Indith · 02/02/2008 16:22

I'm terrible, especially with other people and can never actually tell someone the way somewhere but on my own I just sort of go on auto pirate and get there. You'll probably find that he is fine.

And if it is on a straight line then remind him that to get home he has to stand with the whatever pub on his left and walk. He can always ask where the pub is!

Indith · 02/02/2008 16:23

Pirate? Pirate? Pilot!!!!!!

Am planning a pirate fun day at the moment

twentypence · 02/02/2008 16:24

lol at Auto Pirate!

roisin · 02/02/2008 20:17

thanks

OP posts:
NotQuiteCockney · 02/02/2008 20:23

I want an auto pirate. Do you end up saying 'ahoy matey' a lot?

Seriously, direction skills vary a lot, and different people find their way in different ways. I always think in terms of compass directions, so am forever getting lost in UK cities (Most North American cities are gridplan.) I have to carry a map sometimes, although I'm getting better at coping with the UK's crappy stupid annoying idiosyncratic town layouts.

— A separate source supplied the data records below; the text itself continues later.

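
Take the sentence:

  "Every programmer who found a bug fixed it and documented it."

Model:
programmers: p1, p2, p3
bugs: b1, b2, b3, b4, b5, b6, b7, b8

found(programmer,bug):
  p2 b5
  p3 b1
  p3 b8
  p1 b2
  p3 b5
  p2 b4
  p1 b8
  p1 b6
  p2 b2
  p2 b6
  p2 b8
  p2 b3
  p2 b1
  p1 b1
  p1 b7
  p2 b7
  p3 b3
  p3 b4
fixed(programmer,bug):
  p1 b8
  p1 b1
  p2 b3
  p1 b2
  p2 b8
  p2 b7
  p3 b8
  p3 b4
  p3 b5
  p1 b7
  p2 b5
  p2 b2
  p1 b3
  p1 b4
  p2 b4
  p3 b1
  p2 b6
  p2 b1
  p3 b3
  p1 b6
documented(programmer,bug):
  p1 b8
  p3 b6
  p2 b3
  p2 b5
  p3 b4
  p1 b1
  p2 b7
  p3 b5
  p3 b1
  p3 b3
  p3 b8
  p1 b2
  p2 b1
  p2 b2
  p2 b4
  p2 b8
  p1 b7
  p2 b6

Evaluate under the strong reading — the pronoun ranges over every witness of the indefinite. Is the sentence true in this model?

"it" takes "a bug" as antecedent — a donkey pronoun bound across the clause boundary.
Strong reading: for every (p,b) with found(p,b), fixed(p,b) ∧ documented(p,b).
Restrictor pairs: (p1,b1) ✓  (p1,b2) ✓  (p1,b6) ✗  (p1,b7) ✓  (p1,b8) ✓  (p2,b1) ✓  (p2,b2) ✓  (p2,b3) ✓  (p2,b4) ✓  (p2,b5) ✓  (p2,b6) ✓  (p2,b7) ✓  (p2,b8) ✓  (p3,b1) ✓  (p3,b3) ✓  (p3,b4) ✓  (p3,b5) ✓  (p3,b8) ✓
Counterexample: (p1,b6) is in found but fails the scope.

False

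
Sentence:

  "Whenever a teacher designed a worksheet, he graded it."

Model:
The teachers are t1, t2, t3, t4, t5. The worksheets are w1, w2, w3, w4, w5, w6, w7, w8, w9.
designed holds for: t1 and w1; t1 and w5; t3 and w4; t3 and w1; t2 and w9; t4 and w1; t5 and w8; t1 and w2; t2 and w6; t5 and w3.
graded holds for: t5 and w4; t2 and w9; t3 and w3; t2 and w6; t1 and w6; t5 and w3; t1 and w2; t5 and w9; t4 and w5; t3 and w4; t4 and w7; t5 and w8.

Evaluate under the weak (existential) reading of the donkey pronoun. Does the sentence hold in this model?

"it" takes "a worksheet" as antecedent — a donkey pronoun bound across the clause boundary.
Weak reading: every teacher t with some designed-worksheet has at least one designed-worksheet w such that graded(t,w).
Per teacher: t1:✓  t2:✓  t3:✓  t4:✗  t5:✓
t4 has no witness among its designed-worksheets.

False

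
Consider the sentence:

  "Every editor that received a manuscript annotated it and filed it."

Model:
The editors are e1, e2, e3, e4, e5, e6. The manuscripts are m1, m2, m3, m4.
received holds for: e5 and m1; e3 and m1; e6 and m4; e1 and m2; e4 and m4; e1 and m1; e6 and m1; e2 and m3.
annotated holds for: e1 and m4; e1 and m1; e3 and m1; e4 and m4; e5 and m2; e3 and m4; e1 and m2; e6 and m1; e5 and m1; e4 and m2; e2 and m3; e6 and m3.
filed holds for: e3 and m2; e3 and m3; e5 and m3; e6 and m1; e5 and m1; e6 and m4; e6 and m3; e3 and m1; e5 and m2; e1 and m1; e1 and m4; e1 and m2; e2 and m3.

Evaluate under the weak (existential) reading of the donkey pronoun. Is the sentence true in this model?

False

"it" takes "a manuscript" as antecedent — a donkey pronoun bound across the clause boundary.
Weak reading: every editor e with some received-manuscript has at least one received-manuscript m such that annotated(e,m) ∧ filed(e,m).
Per editor: e1:✓  e2:✓  e3:✓  e4:✗  e5:✓  e6:✓
e4 has no witness among its received-manuscripts.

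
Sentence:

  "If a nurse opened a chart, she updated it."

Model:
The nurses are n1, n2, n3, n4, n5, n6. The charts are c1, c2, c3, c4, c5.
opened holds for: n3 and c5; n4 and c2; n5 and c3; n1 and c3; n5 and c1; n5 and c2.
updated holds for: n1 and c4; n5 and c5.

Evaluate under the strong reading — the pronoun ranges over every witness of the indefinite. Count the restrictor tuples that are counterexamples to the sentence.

6

"it" takes "a chart" as antecedent — a donkey pronoun bound across the clause boundary.
Strong reading: for every (n,c) with opened(n,c), updated(n,c).
Restrictor pairs: (n1,c3) ✗  (n3,c5) ✗  (n4,c2) ✗  (n5,c1) ✗  (n5,c2) ✗  (n5,c3) ✗
Counterexamples (restrictor pairs failing the scope): 6.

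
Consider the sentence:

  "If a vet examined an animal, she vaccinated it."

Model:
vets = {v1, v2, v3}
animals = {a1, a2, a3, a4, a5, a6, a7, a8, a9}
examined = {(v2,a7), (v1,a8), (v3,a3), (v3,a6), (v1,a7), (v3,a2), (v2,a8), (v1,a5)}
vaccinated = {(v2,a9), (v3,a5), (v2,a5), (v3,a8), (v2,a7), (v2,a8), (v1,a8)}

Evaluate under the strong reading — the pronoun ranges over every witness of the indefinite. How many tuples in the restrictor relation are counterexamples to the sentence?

5

"it" takes "an animal" as antecedent — a donkey pronoun bound across the clause boundary.
Strong reading: for every (v,a) with examined(v,a), vaccinated(v,a).
Restrictor pairs: (v1,a5) ✗  (v1,a7) ✗  (v1,a8) ✓  (v2,a7) ✓  (v2,a8) ✓  (v3,a2) ✗  (v3,a3) ✗  (v3,a6) ✗
Counterexamples (restrictor pairs failing the scope): 5.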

I'd do as Lola suggests and get him to navigate his way around for a bit, while you're with him. Much as (I gather) one trains them to cross streets carefully by letting them decide when to cross, while you're still with them.

mumeeee · 02/02/2008 23:29

He is only 10 and his sense of direction will probably get beter as he gets older. Ny DD's diddn't go into towm with thier friends until they wer 13.
They did at 10 start going to the park which is just across the road and then to some shops just down th street.
I alos used to go into town with them stay at one shop and let them go into the next shop then would go and meet them.

thetoothfairy · 08/02/2008 22:53

I sympathise with him! I have no sense of direction at all - either then or now!! My son is slightly better - but not much. It feels a bit like geographical dyslexia to me. I have coped with it my memorising regular routes, a satnav in the car, and when I was younger, a street map in my pocket! I have got better, but I still get lost in our local town (which is not big!) 40 years later. On the plus side - it hasn't stopped me doing anything - and I'm a really good map reader!!!! (because i have no instinct about where to go, so i take good notice of the map).

I should use strategies - but don't worry too much about it - and good luck!!